Methane, the primary element in natural gas, is a potent greenhouse gas and is responsible for 10 percent of total greenhouse gas emissions in the U.S. It packs 84 times more warming power than carbon dioxide in the first 20 years that it's present in the atmosphere, according to the EDF. The environmental group estimates that reducing global methane emissions by 45 percent could have the same short-term benefit as shuttering 1,000 coal-fired power plants.
Natural gas releases less carbon dioxide than coal when burned, making it an attractive alternative to coal-fired electricity production. But methane leaks at gas facilities can cut into its advantage over coal, according to a report from the Smithsonian.
Oil and gas producers in the U.S., spew more than nine million metric tons of methane into the atmosphere every year, according to the EDF. Some of those emissions come from major leaks.
In February, seepage at the Aliso Canyon gas storage facility, near Porter Ranch, California, released roughly 100,000 tons of methane gas into the atmosphere before it was plugged. It was the largest methane leak in U.S. history.

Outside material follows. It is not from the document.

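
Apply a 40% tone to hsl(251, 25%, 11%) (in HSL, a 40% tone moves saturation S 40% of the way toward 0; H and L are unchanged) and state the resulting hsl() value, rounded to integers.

hsl(251, 15%, 11%)

S moves 40% from 25 toward 0: 25 − 10 = 15 → 15.
H and L are unchanged.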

The Aliso Canyon breach was an extreme example of a problem that affects natural gas storage facilities across the country, Mark Brownstein, the vice president of the EDF’s climate and energy program, told HuffPost in January.
The danger of large leaks is particularly pronounced at natural gas fields that have been converted into underground gas storage facilities, like Aliso Canyon, according to geologist Briana Mordick, a senior scientist at the Natural Resources Defense Council.

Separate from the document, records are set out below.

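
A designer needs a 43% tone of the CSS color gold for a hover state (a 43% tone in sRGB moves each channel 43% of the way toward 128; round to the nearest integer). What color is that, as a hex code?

#c8b237

CSS gold is rgb(255, 215, 0).
A 43% tone moves each channel 43% toward 128:
  R: 255 + 0.43×(128−255) = 255 − 54.61 = 200.39 → 200
  G: 215 − 37.41 = 177.59 → 178
  B: 0 + 0.43×(128−0) = 0 + 55.04 = 55.04 → 55
rgb(200, 178, 55) = #c8b237.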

Despite the risks at large storage facilities, much of the country’s methane emissions come from small natural gas processing and storage plants, according to Watson. "This study has shown that you can have super emitter problems at small facilities,” he said.
The causes of methane leaks vary. Faulty equipment, shoddy maintenance and infrequent inspections can create seepages and allow them to persist. “[Inspectors] run across cases all the time where somebody’s just left a hatch open,” Watson said. “If you’re not out there looking for these things on a regular basis, you won’t see or smell these emissions.”
Some states have stepped up efforts to find and plug leaks. In 2014, Colorado became the first state to require oil and gas companies to fix seepages at their facilities. Colorado requires companies to capture 95 percent of their routine methane emissions. States like California appear to be following Colorado's lead, as others race each to adopt stricter measures to prevent leaks, according to Watson.
But fixing the country's scattered methane leaks will require federal laws mandating tougher and more frequent inspections of oil and gas facilities, Watson said. "Unfortunately, we have too few participants in the race, which is why, ultimately, you have to have a federal floor in place," he said.
The American Petroleum the oil and gas industry's main trade association in the U.S., said in a statement last year that the industry is taking steps to find and fix methane leaks. The API did not respond to a HuffPost request for comment.